Econometrics, Quantitative Economics, Data Science

equilibrium-transport

Equilibrium transport

Description:

The classical theory of optimal transport relies on a very strong basic assumption: that the utilities should be quasi linear in payments, that is, everybody has a valuation expressed in the same monetary unit, which can be transferred without losses. In that case, if the firm pays the worker an extra dollar, the utility of the firm is decreased by one dollar, and the utility of the worker is increased by one dollar. That assumption is, of course, very strong as various nonlinearities may arise in practice; these might be induced by taxes, by regulations such as price caps, by risk aversion, or by other various inefficiencies.
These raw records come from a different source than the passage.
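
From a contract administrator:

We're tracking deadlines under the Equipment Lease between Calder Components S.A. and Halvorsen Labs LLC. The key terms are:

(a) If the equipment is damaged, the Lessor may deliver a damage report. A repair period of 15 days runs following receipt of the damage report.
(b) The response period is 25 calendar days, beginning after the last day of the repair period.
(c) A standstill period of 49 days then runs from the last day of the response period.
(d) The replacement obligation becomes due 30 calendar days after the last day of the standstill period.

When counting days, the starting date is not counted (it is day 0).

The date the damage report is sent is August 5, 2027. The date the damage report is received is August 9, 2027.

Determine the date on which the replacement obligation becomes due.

Adding 15 calendar days to August 9, 2027 gives August 24, 2027, which is the last day of the repair period.
Adding 25 calendar days to August 24, 2027 gives September 18, 2027, which is the last day of the response period.
The last day of the standstill period: 49 calendar days after September 18, 2027 is November 6, 2027.
Adding 30 calendar days to November 6, 2027 gives December 6, 2027, which is the date on which the replacement obligation becomes due.

December 6, 2027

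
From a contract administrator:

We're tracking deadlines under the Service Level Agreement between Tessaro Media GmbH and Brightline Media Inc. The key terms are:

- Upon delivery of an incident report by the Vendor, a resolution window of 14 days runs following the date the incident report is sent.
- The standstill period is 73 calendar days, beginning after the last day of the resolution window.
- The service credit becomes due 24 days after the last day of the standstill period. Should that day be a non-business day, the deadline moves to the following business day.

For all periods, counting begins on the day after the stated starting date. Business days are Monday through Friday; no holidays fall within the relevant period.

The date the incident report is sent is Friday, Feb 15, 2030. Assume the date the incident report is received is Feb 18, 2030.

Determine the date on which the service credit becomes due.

Adding 14 calendar days to Feb 15, 2030 gives Mar 1, 2030, which is the last day of the resolution window.
Adding 73 calendar days to Mar 1, 2030 gives May 13, 2030, which is the last day of the standstill period.
The date on which the service credit becomes due: 24 calendar days after May 13, 2030 is Jun 6, 2030. Jun 6, 2030 is a Thursday, so no roll-forward applies.

Jun 6, 2030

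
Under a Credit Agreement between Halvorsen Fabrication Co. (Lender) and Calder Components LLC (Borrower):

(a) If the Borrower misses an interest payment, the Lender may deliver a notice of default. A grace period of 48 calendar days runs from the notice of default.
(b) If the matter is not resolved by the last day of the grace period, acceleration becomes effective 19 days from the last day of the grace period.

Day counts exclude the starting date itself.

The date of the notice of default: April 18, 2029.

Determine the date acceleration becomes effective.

June 24, 2029

The last day of the grace period: April 18, 2029 + 48 days = June 5, 2029.
The date acceleration becomes effective: 19 calendar days after June 5, 2029 is June 24, 2029.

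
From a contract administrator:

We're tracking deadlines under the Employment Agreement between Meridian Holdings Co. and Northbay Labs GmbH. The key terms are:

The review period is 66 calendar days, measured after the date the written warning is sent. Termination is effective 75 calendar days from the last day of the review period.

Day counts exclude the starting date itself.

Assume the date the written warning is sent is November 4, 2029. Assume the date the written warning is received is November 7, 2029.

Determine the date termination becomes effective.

The last day of the review period: November 4, 2029 + 66 days = January 9, 2030.
The date termination becomes effective: 75 calendar days after January 9, 2030 is March 25, 2030.

March 25, 2030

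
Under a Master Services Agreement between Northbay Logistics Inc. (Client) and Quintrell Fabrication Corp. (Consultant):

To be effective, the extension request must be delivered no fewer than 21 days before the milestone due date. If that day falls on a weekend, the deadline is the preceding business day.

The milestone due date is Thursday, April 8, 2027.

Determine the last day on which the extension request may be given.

March 18, 2027

April 8, 2027 minus 21 days is March 18, 2027. That is a Thursday, so no adjustment is needed.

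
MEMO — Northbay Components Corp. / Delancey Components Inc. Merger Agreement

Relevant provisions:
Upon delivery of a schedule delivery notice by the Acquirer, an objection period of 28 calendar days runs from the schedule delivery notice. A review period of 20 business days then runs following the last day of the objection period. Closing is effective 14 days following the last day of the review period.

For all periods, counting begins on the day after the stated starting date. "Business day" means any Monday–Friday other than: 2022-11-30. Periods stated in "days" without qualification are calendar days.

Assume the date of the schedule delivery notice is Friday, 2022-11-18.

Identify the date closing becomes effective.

2023-01-27

The last day of the objection period: 28 calendar days after 2022-11-18 is 2022-12-16.
The last day of the review period: counting 20 business days from Friday, 2022-12-16 (Dec 19, Dec 20, Dec 21, Dec 22, …, Jan 11, Jan 12, Jan 13, skipping weekends) reaches Friday, 2023-01-13.
The date closing becomes effective: 2023-01-13 + 14 days = 2023-01-27.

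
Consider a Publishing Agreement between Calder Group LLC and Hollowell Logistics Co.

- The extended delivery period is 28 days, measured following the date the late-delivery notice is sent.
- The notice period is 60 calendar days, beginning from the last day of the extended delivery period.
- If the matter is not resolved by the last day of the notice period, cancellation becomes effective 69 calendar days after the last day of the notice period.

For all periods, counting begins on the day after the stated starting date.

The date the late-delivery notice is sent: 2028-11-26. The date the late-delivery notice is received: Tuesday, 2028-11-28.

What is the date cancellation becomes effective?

The last day of the extended delivery period: 28 calendar days after 2028-11-26 is 2028-12-24.
The last day of the notice period: 60 calendar days after 2028-12-24 is 2029-02-22.
The date cancellation becomes effective: 69 calendar days after 2029-02-22 is 2029-05-02.

2029-05-02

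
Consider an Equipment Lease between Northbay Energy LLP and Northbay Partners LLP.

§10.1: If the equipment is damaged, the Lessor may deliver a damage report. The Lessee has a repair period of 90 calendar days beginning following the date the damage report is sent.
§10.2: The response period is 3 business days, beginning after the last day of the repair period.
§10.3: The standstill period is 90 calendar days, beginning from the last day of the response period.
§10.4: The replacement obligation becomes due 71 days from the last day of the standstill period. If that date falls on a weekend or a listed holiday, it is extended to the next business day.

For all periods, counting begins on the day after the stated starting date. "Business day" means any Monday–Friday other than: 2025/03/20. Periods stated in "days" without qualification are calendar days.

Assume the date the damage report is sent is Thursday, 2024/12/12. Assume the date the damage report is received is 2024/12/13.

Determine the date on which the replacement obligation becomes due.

Adding 90 calendar days to 2024/12/12 gives 2025/03/12, which is the last day of the repair period.
From Wednesday, 2025/03/12, 3 business days (Mar 13, Mar 14, Mar 17, skipping weekends) brings us to Monday, 2025/03/17, which is the last day of the response period.
Adding 90 calendar days to 2025/03/17 gives 2025/06/15, which is the last day of the standstill period.
The date on which the replacement obligation becomes due: 71 calendar days after 2025/06/15 is 2025/08/25. 2025/08/25 is a Monday and is not a listed holiday, so no roll-forward applies.

2025/08/25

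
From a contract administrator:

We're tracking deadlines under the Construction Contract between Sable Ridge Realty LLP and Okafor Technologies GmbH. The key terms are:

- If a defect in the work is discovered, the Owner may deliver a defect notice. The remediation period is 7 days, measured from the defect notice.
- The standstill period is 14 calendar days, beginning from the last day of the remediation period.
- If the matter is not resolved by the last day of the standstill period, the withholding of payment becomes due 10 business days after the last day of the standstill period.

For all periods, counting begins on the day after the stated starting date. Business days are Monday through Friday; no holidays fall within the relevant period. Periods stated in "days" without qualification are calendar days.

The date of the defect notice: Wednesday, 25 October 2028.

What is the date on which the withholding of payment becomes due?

The last day of the remediation period: 7 calendar days after 25 October 2028 is 1 November 2028.
The last day of the standstill period: 14 calendar days after 1 November 2028 is 15 November 2028.
The date on which the withholding of payment becomes due: 10 business days after Wednesday, 15 November 2028, skipping weekends — Nov 16, Nov 17, Nov 20, Nov 21, Nov 22, Nov 23, Nov 24, Nov 27, Nov 28, Nov 29 — lands on Wednesday, 29 November 2028.

29 November 2028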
Removing this strong assumption requires moving beyond optimal transport theory, and moving into what I call “Equilibrium transport theory”, although this terminology is not standard; economists prefer “matching with imperfectly transferable utility”, and mathematicians usually refer to “prescribed Jacobians equations”. The problem is intrinsically an equilibrium problem, as opposed to an optimization problem; in fact, it has a natural formulation in terms of a nonlinear complementarity problem (NCP). Because this is no longer a linear programming problem, a large share of the insights of optimal transport — in particular, duality theory and everything that relates to optimization — no longer applies. However, an equally large part — in particular, the lattice structure and everything that relates to isotonicity — still applies. In work with Kominers and Weber, we have shown that this is the right framework to unify collective models of the households with matching models, and we provide a key technical tool to handle these, the distance-to-frontier (DTF) function; we also provide algorithms of the Jacobi type to compute an equilibrium in a regularized version of these models. In work with Hsieh, we investigate the case when there are no profitable transfers whatsoever; in this case, it may be necessary for either side of the market to destroy utility fully inefficiently but only for the purposes of sustaining a decentralized allocation. In work with Dupuy, Jaffe and Kominers, we analyse a model of matching with taxes. In the case of a linear tax, the models reformulates as an optimal transport model, which is no longer the case under nonlinear taxes.
A brief description of the equilibrium transport problem can be found in the concluding chapter of my book, Optimal transport methods in economics, chap. 10.4.

 

My co-authors:

Arnaud Dupuy, Yu-Wei Hsieh, Sonia Jaffe, Scott Kominers, and Simon Weber.

 

Presentation slides:

Presentation slides can be found here.

 

Code:

See transfers routines of the TraME library.

 

References:

Alfred Galichon, Scott Kominers, and Simon Weber (2015). The Nonlinear Bernstein-Schrodinger Equation in Economics. Proceedings of the Second Conference “Geometric Science of Information”, F. Nielsen and F. Barbaresco, eds. Springer Lecture Notes in Computer Sciences 9389, pp. 51-59. Available here.
Alfred Galichon, Scott Kominers, and Simon Weber (2017). Costly Concessions: An Empirical Framework for Matching with Imperfectly Transferable Utility. Revision requested (2nd round), Journal of Political Economy. Available here.
Alfred Galichon, and Yu-Wei Hsieh (2017). A theory of decentralized matching markets without transfers, with an application to surge pricing. Under review. Available here.
Arnaud Dupuy, Alfred Galichon, Sonia Jaffe, and Scott Kominers (2017). Taxation in matching markets. Available here.